Author of Mastering Jenkins [Packt Publishing] [http://www.masteringjenkins.com]



Kohsuke Kowaguchi designed and developed the Hudson automation system from the ground up while he was working at Oracle in 2006.  Primitive inceptions of the Jenkins platform (then known as Hudson) simply aimed to support continuous integration practices and offer a viable replacement for CruiseControl, which was the popular CI solution at the time. The Hudson platform was initially very Java centric with tight coupling to Maven and Java development paradigms. Little did Kohsuke know that his internal Hudson tool would catapult in notoriety, change names (into Jenkins), spin off to become CloudBees and eventually become the most popular modern Continuous Integration and automation orchestration platform in use in modern history.

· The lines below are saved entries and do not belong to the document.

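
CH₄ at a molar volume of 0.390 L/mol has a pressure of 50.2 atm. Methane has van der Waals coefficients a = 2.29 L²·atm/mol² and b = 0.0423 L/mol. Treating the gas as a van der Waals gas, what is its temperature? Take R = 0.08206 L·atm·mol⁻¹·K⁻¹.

T ≈ 276.5 K

T = (P + a/V_m²)(V_m − b)/R
P + a/V_m² = 50.2 + 2.29/(0.390)² = 65.256 atm
V_m − b = 0.390 − 0.0423 = 0.34770 L/mol
T = (65.256)(0.34770)/0.08206 = 276.5 K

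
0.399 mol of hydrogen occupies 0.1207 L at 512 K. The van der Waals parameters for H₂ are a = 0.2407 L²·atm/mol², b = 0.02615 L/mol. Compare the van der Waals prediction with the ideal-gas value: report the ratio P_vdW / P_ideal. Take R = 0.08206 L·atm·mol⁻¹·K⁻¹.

Ideal: P_ideal = nRT/V = (0.399)(0.08206)(512)/0.1207 = 138.889 atm
vdW: P = nRT/(V − nb) − a n²/V² = 16.7639/0.110266 − 0.0383197/0.0145685 = 152.031 − 2.63031 = 149.401 atm
Ratio = 149.401/138.889 = 1.076

P_vdW / P_ideal ≈ 1.076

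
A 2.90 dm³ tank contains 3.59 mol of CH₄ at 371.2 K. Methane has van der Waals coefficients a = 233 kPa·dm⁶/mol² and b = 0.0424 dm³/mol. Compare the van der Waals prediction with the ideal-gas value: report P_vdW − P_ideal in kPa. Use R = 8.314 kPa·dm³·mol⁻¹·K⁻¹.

ΔP ≈ -145.4 kPa

Ideal: P_ideal = nRT/V = (3.59)(8.314)(371.2)/2.90 = 3820.45 kPa
vdW: P = nRT/(V − nb) − a n²/V² = 11079.3/2.74778 − 3002.93/8.41000 = 4032.09 − 357.067 = 3675.02 kPa
ΔP = 3675.02 − 3820.45 = -145.4 kPa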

The current Jenkins platform provides an easily consumable unified user interface coupled with a highly scalable distributed automation solution that can build, test, and automate across diverse technologies. Its vast plugin ecosystem allows it to be extended to integrate tightly with other technologies and dynamically expand based on user needs and developer creativity. But this was not always the case. During it's early years the Hudson user interface was not the cleanest and the tool was heavily Java focused. Aside from the Java features the original iterations of Hudson were sub par in comparison to CruiseControl. The major positive feature it did have was a unique extension paradigm.

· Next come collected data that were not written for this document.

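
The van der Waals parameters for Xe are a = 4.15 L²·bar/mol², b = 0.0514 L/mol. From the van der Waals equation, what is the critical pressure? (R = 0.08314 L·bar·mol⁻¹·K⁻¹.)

For a van der Waals gas, P_c = a/(27b²).
P_c = 4.15/(27×(0.0514)²) = 4.15/0.071333 = 58.18 bar

P_c ≈ 58.18 bar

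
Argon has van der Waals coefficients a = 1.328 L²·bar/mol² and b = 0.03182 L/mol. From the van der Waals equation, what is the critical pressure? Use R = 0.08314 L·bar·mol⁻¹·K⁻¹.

P_c ≈ 48.58 bar

For a van der Waals gas, P_c = a/(27b²).
P_c = 1.328/(27×(0.03182)²) = 1.328/0.027338 = 48.58 bar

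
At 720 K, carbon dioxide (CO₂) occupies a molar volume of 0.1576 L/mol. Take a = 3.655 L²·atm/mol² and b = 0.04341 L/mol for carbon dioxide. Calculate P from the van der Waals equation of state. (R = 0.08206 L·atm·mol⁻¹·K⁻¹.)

P = RT/(V_m − b) − a/V_m²
RT/(V_m − b) = (0.08206)(720)/(0.1576 − 0.04341) = 59.083/0.11419 = 517.41 atm
a/V_m² = 3.655/(0.1576)² = 147.15 atm
P = 517.41 − 147.15 = 370.3 atm

P ≈ 370.3 atm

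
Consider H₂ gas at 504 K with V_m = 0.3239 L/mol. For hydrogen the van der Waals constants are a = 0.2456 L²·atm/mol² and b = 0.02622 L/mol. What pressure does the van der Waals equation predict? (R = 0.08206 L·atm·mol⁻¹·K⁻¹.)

P ≈ 136.6 atm

P = RT/(V_m − b) − a/V_m²
RT/(V_m − b) = (0.08206)(504)/(0.3239 − 0.02622) = 41.358/0.29768 = 138.93 atm
a/V_m² = 0.2456/(0.3239)² = 2.3410 atm
P = 138.93 − 2.3410 = 136.6 atm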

The Hudson extension and plugin paradigm provided a path for Java developers to override classes and methods within the Jenkins subsystems and extend its capabilities to integrate into organisations varying development patterns and technology stacks. This paved the way for numerous extensions and core improvements. Most of the popular Jenkins core features we see today were initially plugins that solved a specific development need or engineering pattern. This includes popular Jenkins plugins such as the SVN module, GIT, Master and Slave Nodes, Dashboards and Views and many more.

The open-source community slowly but surly began adopting Hudson (now named Jenkins) and began extending the features and capabilities of the platform. What started as a small trickle of developers and Hudson enthusiasts working together to create plugins and extend the Jenkins core subsystems eventually grew into a wide scaled international development effort. Today there are numerous development initiatives and countless highly scalable plugins that provide support for big names in automation such as jFrog, Jira, Amazon and others.

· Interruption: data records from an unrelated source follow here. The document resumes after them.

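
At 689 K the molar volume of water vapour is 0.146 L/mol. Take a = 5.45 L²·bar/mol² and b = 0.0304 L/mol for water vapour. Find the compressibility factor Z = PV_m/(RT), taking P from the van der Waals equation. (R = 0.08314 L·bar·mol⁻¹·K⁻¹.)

P = RT/(V_m − b) − a/V_m² = (0.08314)(689)/(0.146 − 0.0304) − 5.45/(0.146)²
  = 57.283/0.11560 − 255.68 = 495.53 − 255.68 = 239.85 bar
Z = PV_m/(RT) = (239.85)(0.146)/((0.08314)(689)) = 35.018/57.283 = 0.6113

Z ≈ 0.6113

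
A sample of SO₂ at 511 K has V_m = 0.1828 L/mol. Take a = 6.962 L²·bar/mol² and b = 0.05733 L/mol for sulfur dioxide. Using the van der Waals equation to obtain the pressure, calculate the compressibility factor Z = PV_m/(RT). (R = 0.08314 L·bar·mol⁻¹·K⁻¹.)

P = RT/(V_m − b) − a/V_m² = (0.08314)(511)/(0.1828 − 0.05733) − 6.962/(0.1828)²
  = 42.485/0.12547 − 208.34 = 338.61 − 208.34 = 130.27 bar
Z = PV_m/(RT) = (130.27)(0.1828)/((0.08314)(511)) = 23.813/42.485 = 0.5605

Z ≈ 0.5605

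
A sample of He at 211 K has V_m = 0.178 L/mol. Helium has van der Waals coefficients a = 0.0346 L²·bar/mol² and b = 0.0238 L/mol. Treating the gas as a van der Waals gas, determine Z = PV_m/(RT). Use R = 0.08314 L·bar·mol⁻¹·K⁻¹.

P = RT/(V_m − b) − a/V_m² = (0.08314)(211)/(0.178 − 0.0238) − 0.0346/(0.178)²
  = 17.543/0.15420 − 1.0920 = 113.77 − 1.0920 = 112.68 bar
Z = PV_m/(RT) = (112.68)(0.178)/((0.08314)(211)) = 20.057/17.543 = 1.143

Z ≈ 1.143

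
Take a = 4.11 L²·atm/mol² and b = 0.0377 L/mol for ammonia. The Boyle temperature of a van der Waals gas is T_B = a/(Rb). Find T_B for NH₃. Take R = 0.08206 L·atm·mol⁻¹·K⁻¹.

For a van der Waals gas the second virial coefficient B₂ = b − a/(RT) vanishes at T_B = a/(Rb).
T_B = 4.11/(0.08206×0.0377) = 4.11/0.0030937 = 1329 K

T_B ≈ 1329 K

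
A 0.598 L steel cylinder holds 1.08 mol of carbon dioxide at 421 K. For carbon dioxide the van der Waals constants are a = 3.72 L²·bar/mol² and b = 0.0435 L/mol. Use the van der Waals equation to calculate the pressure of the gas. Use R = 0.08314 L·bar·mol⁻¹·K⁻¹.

P = nRT/(V − nb) − a n²/V²
nRT/(V − nb) = (1.08)(0.08314)(421)/(0.598 − 1.08×0.0435) = 37.802/0.55102 = 68.604 bar
a n²/V² = (3.72)(1.08)²/(0.598)² = 12.134 bar
P = 68.604 − 12.134 = 56.47 bar

P ≈ 56.47 bar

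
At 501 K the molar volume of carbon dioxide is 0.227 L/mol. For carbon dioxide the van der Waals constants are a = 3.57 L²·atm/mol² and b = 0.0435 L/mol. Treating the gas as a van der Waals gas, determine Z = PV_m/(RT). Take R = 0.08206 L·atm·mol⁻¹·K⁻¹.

P = RT/(V_m − b) − a/V_m² = (0.08206)(501)/(0.227 − 0.0435) − 3.57/(0.227)²
  = 41.112/0.18350 − 69.281 = 224.04 − 69.281 = 154.76 atm
Z = PV_m/(RT) = (154.76)(0.227)/((0.08206)(501)) = 35.131/41.112 = 0.8545

Z ≈ 0.8545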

This wide scale open-source engineering effort into the Jenkins platform and plugins continues to fuel Jenkins innovations and helps further its popularity.  Within the Jenkins development community there are hundreds of software professionals and enthusiasts all drawing on different skill sets and diverse technology backgrounds. These individuals are operating as a community and cooperating to extend and engineer a software solution that makes their lives easier. While there have been a number of competitor products that have evolved over the years (mostly as a clone of Jenkins) none have the diverse innovative support of a vast and competent open-source community. For this reason they will always end-up behind the eight ball of innovation.